Federal officials acknowledged that few Chinese vehicles were on U.S. roads now, but said that the administration wanted to take proactive measures to strengthen national security.
The Biden administration announced a sweeping initiative on Monday to ban Chinese-developed software from internet-connected cars in the United States, justifying the move on national security grounds. The action is intended to prevent Chinese intelligence agencies from monitoring the movements of Americans or using the vehicles’ electronics as a pathway into the U.S. electric grid or other critical infrastructure.
The move, most likely the last major cutoff of Chinese products into the United States under the Biden administration, follows the same logic that resulted in the ban on Huawei telecommunications equipment and the investigations into Chinese-made cranes operating at American ports.

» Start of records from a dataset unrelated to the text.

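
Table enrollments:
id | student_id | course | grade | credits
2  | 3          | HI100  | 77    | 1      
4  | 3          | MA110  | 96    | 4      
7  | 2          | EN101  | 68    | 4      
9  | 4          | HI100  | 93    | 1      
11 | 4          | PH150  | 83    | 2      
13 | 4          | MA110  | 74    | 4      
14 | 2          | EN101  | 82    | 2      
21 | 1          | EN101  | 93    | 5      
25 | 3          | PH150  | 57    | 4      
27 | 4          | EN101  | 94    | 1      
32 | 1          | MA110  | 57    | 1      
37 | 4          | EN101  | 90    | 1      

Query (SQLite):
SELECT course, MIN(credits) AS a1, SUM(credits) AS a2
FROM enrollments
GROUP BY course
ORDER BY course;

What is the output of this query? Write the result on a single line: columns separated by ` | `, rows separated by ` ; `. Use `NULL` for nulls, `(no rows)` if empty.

Group enrollments by course.
Per group compute: MIN(credits), SUM(credits).
  EN101: ids {7, 14, 21, 27, 37} → MIN(credits)=1, SUM(credits)=13
  HI100: ids {2, 9} → MIN(credits)=1, SUM(credits)=2
  MA110: ids {4, 13, 32} → MIN(credits)=1, SUM(credits)=9
  PH150: ids {11, 25} → MIN(credits)=2, SUM(credits)=6

EN101 | 1 | 13 ; HI100 | 1 | 2 ; MA110 | 1 | 9 ; PH150 | 2 | 6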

Combined with the effort by Congress to force TikTok to cut its ties with its Chinese owners, the initiative is a major addition to the administration’s efforts to seal off what it views as major cybervulnerabilities for the United States. But the effort has, in effect, begun to drop a digital iron curtain between the world’s two largest economies, which only two decades ago were declaring that the internet would bind them together.
Briefing reporters, administration officials said that national security concerns, not politics, drove the Commerce Department to propose the ban, which officials said would probably be made a permanent rule before President Biden leaves office on Jan. 20. This year, Mr. Biden announced 100 percent tariffs on Chinese electric vehicles, saying they were wildly subsidized in China. The announcement was notable because such cars had barely begun to enter the U.S. market — and Mr. Biden explicitly cast it as a way of keeping jobs in America.

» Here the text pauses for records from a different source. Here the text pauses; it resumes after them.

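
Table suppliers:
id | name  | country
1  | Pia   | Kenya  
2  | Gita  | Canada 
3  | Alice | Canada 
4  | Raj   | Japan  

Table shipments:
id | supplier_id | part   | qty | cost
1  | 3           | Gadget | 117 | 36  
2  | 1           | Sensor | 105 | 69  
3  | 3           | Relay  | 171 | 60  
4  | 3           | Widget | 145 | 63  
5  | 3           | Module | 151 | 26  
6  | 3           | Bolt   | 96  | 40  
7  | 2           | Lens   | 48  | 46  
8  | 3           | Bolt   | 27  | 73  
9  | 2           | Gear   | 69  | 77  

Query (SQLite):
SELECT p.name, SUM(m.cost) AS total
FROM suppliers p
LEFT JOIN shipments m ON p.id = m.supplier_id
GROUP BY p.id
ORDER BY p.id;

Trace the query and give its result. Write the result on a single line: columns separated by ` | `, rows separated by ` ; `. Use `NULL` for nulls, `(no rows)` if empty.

Pia | 69 ; Gita | 123 ; Alice | 298 ; Raj | NULL

LEFT JOIN keeps every suppliers row; unmatched ones get NULL for shipments columns.
Group by suppliers.id and compute SUM(m.cost). SUM over an all-NULL group is NULL.
  1: ids {2} → SUM(m.cost)=69
  2: ids {7, 9} → SUM(m.cost)=123
  3: ids {1, 3, 4, 5, 6, 8} → SUM(m.cost)=298
  4: ids {—} → SUM(m.cost)=NULL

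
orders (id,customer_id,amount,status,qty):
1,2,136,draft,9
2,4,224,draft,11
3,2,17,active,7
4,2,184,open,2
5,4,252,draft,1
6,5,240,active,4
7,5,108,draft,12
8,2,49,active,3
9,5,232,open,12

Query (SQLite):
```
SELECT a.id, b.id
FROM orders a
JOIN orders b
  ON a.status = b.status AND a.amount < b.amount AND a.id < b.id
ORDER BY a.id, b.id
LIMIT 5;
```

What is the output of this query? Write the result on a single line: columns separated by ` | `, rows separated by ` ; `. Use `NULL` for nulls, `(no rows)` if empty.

1 | 2 ; 1 | 5 ; 2 | 5 ; 3 | 6 ; 3 | 8

Pairs (a,b) with same status, a.amount < b.amount, a.id < b.id.
status groups: active:{3,6,8} draft:{1,2,5,7} open:{4,9}
Ordered by (a.id, b.id); first 5.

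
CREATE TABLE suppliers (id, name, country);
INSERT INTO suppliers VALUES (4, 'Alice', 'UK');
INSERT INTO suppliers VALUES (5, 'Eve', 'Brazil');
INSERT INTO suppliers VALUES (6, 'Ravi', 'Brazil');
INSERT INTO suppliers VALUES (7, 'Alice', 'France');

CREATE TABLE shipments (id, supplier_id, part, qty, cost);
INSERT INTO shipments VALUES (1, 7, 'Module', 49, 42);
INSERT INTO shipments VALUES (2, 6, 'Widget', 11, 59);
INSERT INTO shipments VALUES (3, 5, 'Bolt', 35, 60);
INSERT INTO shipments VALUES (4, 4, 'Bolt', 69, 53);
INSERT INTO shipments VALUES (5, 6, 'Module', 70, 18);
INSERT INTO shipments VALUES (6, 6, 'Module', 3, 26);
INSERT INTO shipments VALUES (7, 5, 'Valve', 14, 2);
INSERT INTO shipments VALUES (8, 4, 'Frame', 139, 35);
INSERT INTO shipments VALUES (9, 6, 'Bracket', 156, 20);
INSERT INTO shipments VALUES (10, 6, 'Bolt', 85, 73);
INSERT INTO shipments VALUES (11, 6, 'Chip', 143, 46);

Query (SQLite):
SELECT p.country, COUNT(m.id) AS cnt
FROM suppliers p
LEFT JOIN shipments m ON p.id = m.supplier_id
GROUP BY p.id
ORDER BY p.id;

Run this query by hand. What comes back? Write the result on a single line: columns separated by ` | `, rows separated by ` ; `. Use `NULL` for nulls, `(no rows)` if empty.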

“Many of these technologies collect large volumes of information on drivers,” Jake Sullivan, Mr. Biden’s national security adviser, told reporters on Sunday. They also connect constantly with personal devices, with other cars, with U.S. critical infrastructure and with the original manufacturers of vehicles and components.
He added: “And for that reason, connected vehicles and the technology they use bring new vulnerabilities and threats, especially in the case of vehicles or components developed in the P.R.C. and other countries of concern,” he said, using the initials for the People’s Republic of China.